The U.S.’s own involvement in the Syrian conflict is telling. Early in the civil war, the Obama administration expressed its conviction that Bashar al-Assad’s regime had to go. Given U.S. antagonism toward Iran and its allies, this statement did not come as a surprise. The U.S. offered nonlethal aid to the Syrian rebels and eventually covertly armed them, going so far as to operate a training camp for rebels in northern Jordan.

McCainSyria2But the U.S. didn’t appear to expand its direct support for the Syrian rebels beyond this point, and for good reason. When the Obama administration asked Congress for $500 million to train and equip “moderate rebels,” the Pentagon testified that it anticipated difficulties finding moderate fighters to train and arm. In plain English, this means that they don’t really exist. [Despite what Senator “Surge” McCain claimed about his “moderate rebel” friends in Syria.] With ISIS’s victories in Iraq, the U.S. strategy of fueling the fire in Syria without allowing either side to win is finally revealing its inherent contradictions.

No one is innocent in the Iraqi and Syrian civil wars, but Iran is not primarily responsible for the current state of affairs. The U.S. and its allies destabilized Iraq and Syria in turn, creating safe havens for extremists that previously did not exist. U.S. allies provided the material support that allowed ISIS and groups like it to become threats to the entire region, despite lacking any substantial popular base in Syria and Iraq. It is not unreasonable for Iran and Hezbollah to fight against these groups, which murder and enslave Shia and other religious minorities. Their actions conceivably fall under one of the West’s favorite principles of international law: the duty to protect.

 With the Russians directly intervening on behalf of their long-time ally, Bashar al-Assad, what had been a proxy war could quickly escalate into a regional war between nuclear super powers.

Of course, John McCain wanted to instigate a war with Russia over Georgia in his 2008 campaign, Randy Scheunemann’s Manchurian Candidate, and sought a conflict with Russia over Crimea and Ukraine. “Ukrainian President Petro Poroshenko has appointed John McCain, a hawkish US senator who has pressed Washington to send lethal weapons to war-torn Ukraine, as his advisor.” Ukraine appoints US senator McCain presidential aide:

The Advisory International Council of Reforms is to be headed by Mikheil Saakashvili, the fiercely pro-Western former president of Georgia, and will also include Elmar Brok, a member of the European Parliament, and economist Anders Aslund.

The US senator said he would be honoured to take up the post, adding however that he first had to be cleared by the Senate.

“Deeply honored to be asked to advise the gov’t of #Ukraine. Must ensure compliance w/ Senate rules, but I’ll always stand w/ free #Ukraine,” McCain said on Twitter.

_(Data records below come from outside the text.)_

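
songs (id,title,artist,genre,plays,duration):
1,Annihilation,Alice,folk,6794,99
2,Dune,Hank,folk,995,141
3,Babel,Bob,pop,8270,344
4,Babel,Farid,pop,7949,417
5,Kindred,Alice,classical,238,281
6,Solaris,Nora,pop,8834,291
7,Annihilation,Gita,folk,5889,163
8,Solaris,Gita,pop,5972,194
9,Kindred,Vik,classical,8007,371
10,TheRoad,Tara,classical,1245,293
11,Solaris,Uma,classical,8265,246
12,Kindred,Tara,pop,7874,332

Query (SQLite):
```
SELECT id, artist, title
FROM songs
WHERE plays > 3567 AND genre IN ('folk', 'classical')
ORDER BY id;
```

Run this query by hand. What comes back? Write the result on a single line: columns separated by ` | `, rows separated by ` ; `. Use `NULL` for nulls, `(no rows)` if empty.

1 | Alice | Annihilation ; 7 | Gita | Annihilation ; 9 | Vik | Kindred ; 11 | Uma | Solaris

plays > 3567: ids {1, 3, 4, 6, 7, 8, 9, 11, 12}
genre IN ('folk', 'classical'): ids {1, 2, 5, 7, 9, 10, 11}
Combine with AND.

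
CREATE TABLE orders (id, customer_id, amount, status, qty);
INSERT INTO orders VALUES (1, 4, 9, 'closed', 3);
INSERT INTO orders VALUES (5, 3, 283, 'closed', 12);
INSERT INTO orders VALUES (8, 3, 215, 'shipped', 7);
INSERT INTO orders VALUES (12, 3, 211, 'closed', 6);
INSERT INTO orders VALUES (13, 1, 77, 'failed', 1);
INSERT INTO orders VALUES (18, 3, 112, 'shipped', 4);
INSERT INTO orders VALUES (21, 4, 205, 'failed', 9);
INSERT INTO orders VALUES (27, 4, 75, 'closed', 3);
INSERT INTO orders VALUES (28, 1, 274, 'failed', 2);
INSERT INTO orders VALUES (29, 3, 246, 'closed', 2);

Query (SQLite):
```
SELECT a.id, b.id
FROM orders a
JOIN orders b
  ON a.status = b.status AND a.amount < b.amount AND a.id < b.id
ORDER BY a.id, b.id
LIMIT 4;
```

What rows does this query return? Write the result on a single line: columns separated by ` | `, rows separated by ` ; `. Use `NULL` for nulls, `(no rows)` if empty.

1 | 5 ; 1 | 12 ; 1 | 27 ; 1 | 29

Pairs (a,b) with same status, a.amount < b.amount, a.id < b.id.
status groups: closed:{1,5,12,27,29} failed:{13,21,28} shipped:{8,18}
Ordered by (a.id, b.id); first 4.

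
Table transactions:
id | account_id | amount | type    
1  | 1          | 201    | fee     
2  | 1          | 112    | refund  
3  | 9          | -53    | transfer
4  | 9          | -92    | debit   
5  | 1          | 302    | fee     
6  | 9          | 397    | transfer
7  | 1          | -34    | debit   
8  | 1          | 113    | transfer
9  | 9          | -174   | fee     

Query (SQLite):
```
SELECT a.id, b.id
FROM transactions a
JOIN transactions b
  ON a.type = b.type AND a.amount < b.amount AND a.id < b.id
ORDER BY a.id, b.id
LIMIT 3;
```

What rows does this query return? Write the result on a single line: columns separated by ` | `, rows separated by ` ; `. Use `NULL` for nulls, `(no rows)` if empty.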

No one should be listening to this Neoconservative war monger. McCain is among the most reckless and irresponsible politicians of our lifetime. Too many Americans have already lost their lives or suffered debilitating injuries. McCain has made the world a more dangerous place with the “blowback” resulting from his Neoconservative wars of conquest for a Pax Americana empire. He has never been held accountable for his sins. It is long past time that the voters of Arizona hold him accountable, and turn him out of office in 2016.

One response to “Sen. John McCain needs to learn the meaning of ‘blowback’

  1. Frances Perkins

    24 countries and counting that the senile one has advocated invading or bombing with many “nugs”. The only problem with this fool, is what fantasy outcome do you expect out of all this? Hey Kelli, which of these do you agree with and which do you not agree with? You are always bashing McCain in your campaign emails. What do you propose instead?